On 22 April 2024, Hong Kong will carry out the first phase of the implementation of the Product Eco-responsibility Bill 2023, an amendment which aims to regulate the sale and provision of disposable plastic tableware for takeaway and dine-in customers, as well as the sale and provision of other plastic products.

The bill categorises plastics into two: disposable plastic tableware and other plastic products. Disposable plastic tableware includes expanded polystyrene tableware, straws, stirrers, cutlery, plates which fall under Sub-Category 1.

Disposable plastic tableware under Sub-Category 2 include those in small size and difficult to recycle or to which there are mature alternatives like cups, cup lids, food containers and food container covers.

“In the first phase regulation, vendors are prohibited to sell Sub-Category 1 to end customers, to provide Sub-Category 1 to both takeaway and dine-in customers, and to provide Sub-Category 2 for dine-in customers,” Tsang explained.

Tsang said the adoption of the bill banning plastic sale and use will not only improve their reputation and appeal to ESG conscious consumers and investors, but also reduce waste bills.

In relation to waste bills, Hong Kong will also implement a bill that aims to push sectors to manage their waste better.

The Waste Disposal (Charging for Municipal Solid Waste) Bill 2018, another amendment, is set for implementation on 1 April 2024. It introduces a charging scheme for municipal solid waste (MSW) to promote waste reduction and recycling.
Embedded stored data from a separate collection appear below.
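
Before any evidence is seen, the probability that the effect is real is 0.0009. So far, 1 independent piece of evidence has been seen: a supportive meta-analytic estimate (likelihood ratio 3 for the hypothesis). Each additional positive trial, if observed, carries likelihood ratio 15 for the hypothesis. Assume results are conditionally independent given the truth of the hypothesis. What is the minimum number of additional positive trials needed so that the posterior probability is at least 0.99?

4

Prior odds = 0.0009/0.9991 = 9/9991.
Bayes factor of the evidence already in hand = 3.
Odds after that evidence = (9/9991) × 3 = 27/9991.
Target odds = 0.99/0.01 = 99.
Need 15ⁿ ≥ 99 ÷ (27/9991) = 109901/3.
15³ = 3375 falls short of 109901/3 but 15⁴ = 50625 reaches it, so n = 4.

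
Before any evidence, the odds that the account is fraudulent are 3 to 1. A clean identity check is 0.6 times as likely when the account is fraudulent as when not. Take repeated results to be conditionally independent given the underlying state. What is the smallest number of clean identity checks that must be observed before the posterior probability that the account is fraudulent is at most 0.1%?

16

Prior odds = 3.
Likelihood ratio per clean identity check = 0.6.
Target odds: 0.001 ÷ 0.999 = 1/999.
Require 0.6ⁿ ≤ 1/999 ÷ 3 = 1/2997.
0.6¹⁵ ≈0.000470185 is still above 1/2997 but 0.6¹⁶ ≈0.000282111 is at or below it, so n = 16.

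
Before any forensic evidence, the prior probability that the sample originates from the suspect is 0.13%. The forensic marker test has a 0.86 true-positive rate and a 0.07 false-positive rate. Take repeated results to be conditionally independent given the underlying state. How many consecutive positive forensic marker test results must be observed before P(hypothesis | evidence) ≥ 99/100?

5

Prior odds: 0.0013 ÷ 0.9987 = 13/9987.
Likelihood ratio of a positive result = 0.86/0.07 = 86/7.
Target odds: 0.99 ÷ 0.01 = 99.
Require (86/7)ⁿ ≥ 99 ÷ (13/9987) = 988713/13.
(86/7)⁴ = 54700816/2401 falls short of 988713/13 but (86/7)⁵ ≈279899 reaches it, so n = 5.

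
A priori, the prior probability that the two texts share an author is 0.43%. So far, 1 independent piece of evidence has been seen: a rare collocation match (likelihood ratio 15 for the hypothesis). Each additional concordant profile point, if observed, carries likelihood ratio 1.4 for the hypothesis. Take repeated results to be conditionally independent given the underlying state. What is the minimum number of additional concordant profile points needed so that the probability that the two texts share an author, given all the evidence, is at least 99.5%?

Prior odds = 0.0043/0.9957 = 43/9957.
Bayes factor of the evidence already in hand = 15.
Odds after that evidence = (43/9957) × 15 = 215/3319.
Target odds = 0.995/0.005 = 199.
Need 1.4ⁿ ≥ 199 ÷ (215/3319) = 660481/215.
1.4²³ ≈2295.86 falls short of 660481/215 but 1.4²⁴ ≈3214.2 reaches it, so n = 24.

24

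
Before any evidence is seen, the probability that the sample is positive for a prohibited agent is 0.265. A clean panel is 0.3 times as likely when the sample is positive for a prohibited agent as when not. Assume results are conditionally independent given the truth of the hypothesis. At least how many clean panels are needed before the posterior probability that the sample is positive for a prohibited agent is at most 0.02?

3

Prior odds = 0.265/0.735 = 53/147.
Likelihood ratio per clean panel = 0.3.
Target odds: 0.02 ÷ 0.98 = 1/49.
Need (53/147) × 0.3ⁿ ≤ 1/49, i.e. 0.3ⁿ ≤ 3/53.
0.3² = 0.09 is still above 3/53 but 0.3³ = 0.027 is at or below it, so n = 3.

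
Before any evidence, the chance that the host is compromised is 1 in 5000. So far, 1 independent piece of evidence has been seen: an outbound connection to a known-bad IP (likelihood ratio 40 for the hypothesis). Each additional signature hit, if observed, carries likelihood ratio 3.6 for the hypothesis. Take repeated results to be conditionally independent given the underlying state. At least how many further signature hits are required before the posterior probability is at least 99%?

Prior odds = 0.0002/0.9998 = 1/4999.
Bayes factor of the evidence already in hand = 40.
Odds after that evidence = (1/4999) × 40 = 40/4999.
Target odds = 0.99/0.01 = 99.
Need 3.6ⁿ ≥ 99 ÷ (40/4999) = 12372.525.
3.6⁷ = 612220032/78125 falls short of 12372.525 but 3.6⁸ ≈28211.1 reaches it, so n = 8.

8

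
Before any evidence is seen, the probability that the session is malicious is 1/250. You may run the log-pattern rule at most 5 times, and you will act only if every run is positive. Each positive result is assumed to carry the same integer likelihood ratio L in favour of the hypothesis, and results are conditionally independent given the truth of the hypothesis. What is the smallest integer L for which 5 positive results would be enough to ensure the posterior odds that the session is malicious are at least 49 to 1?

7

Prior odds = 0.004/0.996 = 1/249.
Target odds = 49.
Need L⁵ ≥ 49 ÷ (1/249) = 12201.
6⁵ = 7776 < 12201 ≤ 16807 = 7⁵, so L = 7.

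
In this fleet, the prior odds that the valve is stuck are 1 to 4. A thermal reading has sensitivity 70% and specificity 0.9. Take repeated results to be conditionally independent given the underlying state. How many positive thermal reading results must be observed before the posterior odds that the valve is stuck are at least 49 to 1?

Prior odds = 0.25.
False-positive rate = 1 − 0.9 = 0.1; likelihood ratio of a positive = 0.7/0.1 = 7.
Target odds = 49.
Require 7ⁿ ≥ 49 ÷ 0.25 = 196.
7² = 49 falls short of 196 but 7³ = 343 reaches it, so n = 3.

3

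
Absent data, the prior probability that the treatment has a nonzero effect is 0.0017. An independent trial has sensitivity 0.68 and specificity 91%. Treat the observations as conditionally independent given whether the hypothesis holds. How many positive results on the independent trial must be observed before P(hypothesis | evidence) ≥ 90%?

Prior odds: 0.0017 ÷ 0.9983 = 17/9983.
False-positive rate = 1 − 0.91 = 0.09; likelihood ratio of a positive = 0.68/0.09 = 68/9.
Target posterior odds = 0.9/0.1 = 9.
Require (68/9)ⁿ ≥ 9 ÷ (17/9983) = 89847/17.
(68/9)⁴ = 21381376/6561 falls short of 89847/17 but (68/9)⁵ ≈24622.5 reaches it, so n = 5.

5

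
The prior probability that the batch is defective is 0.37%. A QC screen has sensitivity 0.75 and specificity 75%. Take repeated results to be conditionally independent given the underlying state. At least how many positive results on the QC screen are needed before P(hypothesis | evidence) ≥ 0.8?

Prior odds: 0.0037 ÷ 0.9963 = 37/9963.
False-positive rate = 1 − 0.75 = 0.25; likelihood ratio of a positive = 0.75/0.25 = 3.
Target odds: 0.8 ÷ 0.2 = 4.
Need (37/9963) × 3ⁿ ≥ 4, i.e. 3ⁿ ≥ 39852/37.
3⁶ = 729 falls short of 39852/37 but 3⁷ = 2187 reaches it, so n = 7.

7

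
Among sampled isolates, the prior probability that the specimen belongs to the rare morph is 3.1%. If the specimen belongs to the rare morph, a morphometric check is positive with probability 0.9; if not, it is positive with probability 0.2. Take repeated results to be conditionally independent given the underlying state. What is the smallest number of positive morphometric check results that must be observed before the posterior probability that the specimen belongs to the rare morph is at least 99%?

Prior odds: 0.031 ÷ 0.969 = 31/969.
Likelihood ratio of a positive = 0.9/0.2 = 4.5.
Target posterior odds = 0.99/0.01 = 99.
Need (31/969) × 4.5ⁿ ≥ 99, i.e. 4.5ⁿ ≥ 95931/31.
4.5⁵ = 1845.28125 falls short of 95931/31 but 4.5⁶ = 8303.765625 reaches it, so n = 6.

6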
The bill proposes two charging modes for MSW: by quantity through designated bags and labels and by weight through “gate-fee.”
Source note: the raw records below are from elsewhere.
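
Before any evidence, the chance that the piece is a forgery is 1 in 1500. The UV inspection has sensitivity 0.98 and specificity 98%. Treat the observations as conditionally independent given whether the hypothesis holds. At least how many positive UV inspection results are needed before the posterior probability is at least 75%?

Prior odds: (1/1500) ÷ (1499/1500) = 1/1499.
False-positive rate = 1 − 0.98 = 0.02; likelihood ratio of a positive = 0.98/0.02 = 49.
Target posterior odds = 0.75/0.25 = 3.
Need (1/1499) × 49ⁿ ≥ 3, i.e. 49ⁿ ≥ 4497.
49² = 2401 falls short of 4497 but 49³ = 117649 reaches it, so n = 3.

3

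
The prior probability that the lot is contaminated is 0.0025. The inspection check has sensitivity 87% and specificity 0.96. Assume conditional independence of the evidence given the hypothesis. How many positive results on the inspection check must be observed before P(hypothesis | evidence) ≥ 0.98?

4

Prior odds = 0.0025/0.9975 = 1/399.
False-positive rate = 1 − 0.96 = 0.04; likelihood ratio of a positive = 0.87/0.04 = 21.75.
Target posterior odds = 0.98/0.02 = 49.
Need (1/399) × 21.75ⁿ ≥ 49, i.e. 21.75ⁿ ≥ 19551.
21.75³ = 658503/64 falls short of 19551 but 21.75⁴ = 57289761/256 reaches it, so n = 4.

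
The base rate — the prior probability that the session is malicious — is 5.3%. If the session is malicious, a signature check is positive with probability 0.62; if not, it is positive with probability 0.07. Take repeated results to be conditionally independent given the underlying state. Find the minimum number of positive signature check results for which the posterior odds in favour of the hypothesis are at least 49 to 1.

4

Prior odds = 0.053/0.947 = 53/947.
Likelihood ratio of a positive = 0.62/0.07 = 62/7.
Target odds = 49.
Need (53/947) × (62/7)ⁿ ≥ 49, i.e. (62/7)ⁿ ≥ 46403/53.
(62/7)³ = 238328/343 falls short of 46403/53 but (62/7)⁴ = 14776336/2401 reaches it, so n = 4.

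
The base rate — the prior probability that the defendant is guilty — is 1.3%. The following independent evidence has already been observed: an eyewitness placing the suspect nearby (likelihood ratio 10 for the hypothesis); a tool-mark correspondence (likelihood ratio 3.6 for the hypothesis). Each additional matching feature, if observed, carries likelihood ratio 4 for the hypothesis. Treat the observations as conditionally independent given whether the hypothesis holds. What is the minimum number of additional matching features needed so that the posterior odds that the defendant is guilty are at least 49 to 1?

4

Prior odds = 0.013/0.987 = 13/987.
Combined Bayes factor of the evidence already in hand = 10 × 3.6 = 36.
Odds after that evidence = (13/987) × 36 = 156/329.
Target odds = 49.
Need 4ⁿ ≥ 49 ÷ (156/329) = 16121/156.
4³ = 64 falls short of 16121/156 but 4⁴ = 256 reaches it, so n = 4.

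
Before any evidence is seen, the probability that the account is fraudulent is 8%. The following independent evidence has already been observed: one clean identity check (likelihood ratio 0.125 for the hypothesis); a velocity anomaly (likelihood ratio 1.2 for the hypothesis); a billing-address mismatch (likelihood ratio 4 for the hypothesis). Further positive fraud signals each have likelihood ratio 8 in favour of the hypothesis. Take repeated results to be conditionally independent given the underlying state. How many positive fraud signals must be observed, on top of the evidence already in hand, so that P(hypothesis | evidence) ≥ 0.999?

5

Prior odds = 0.08/0.92 = 2/23.
Combined Bayes factor of the evidence already in hand = 0.125 × 1.2 × 4 = 0.6.
Odds after that evidence = (2/23) × 0.6 = 6/115.
Target odds = 0.999/0.001 = 999.
Need 8ⁿ ≥ 999 ÷ (6/115) = 19147.5.
8⁴ = 4096 falls short of 19147.5 but 8⁵ = 32768 reaches it, so n = 5.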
“The first charging mode applies to MSW collected by the Food and Environmental Hygiene Department through refuse collection vehicles, refuse collection points, and bin sites; and MSW collected by private waste collectors using refuse collection vehicles with rear compactors,” said Tsang.

Under this charging model, businesses need to use pre-paid designated bags, which will be of nine different sizes from 3-litre up to 100-litre to cater.

Should the designated bags be oversized, members of the public must affix a designated label on each piece of oversized waste before disposal, and a uniform rate of $11 per designated label will be charged.

“Similar to the analysis above under the Product Eco-responsibility (Amendment) Bill 2023, charging for waste encourages the ‘waste less, pay less’ principle which helps businesses to positively contribute to their ESG goals and enhance their performance in this respect,” Tsang said.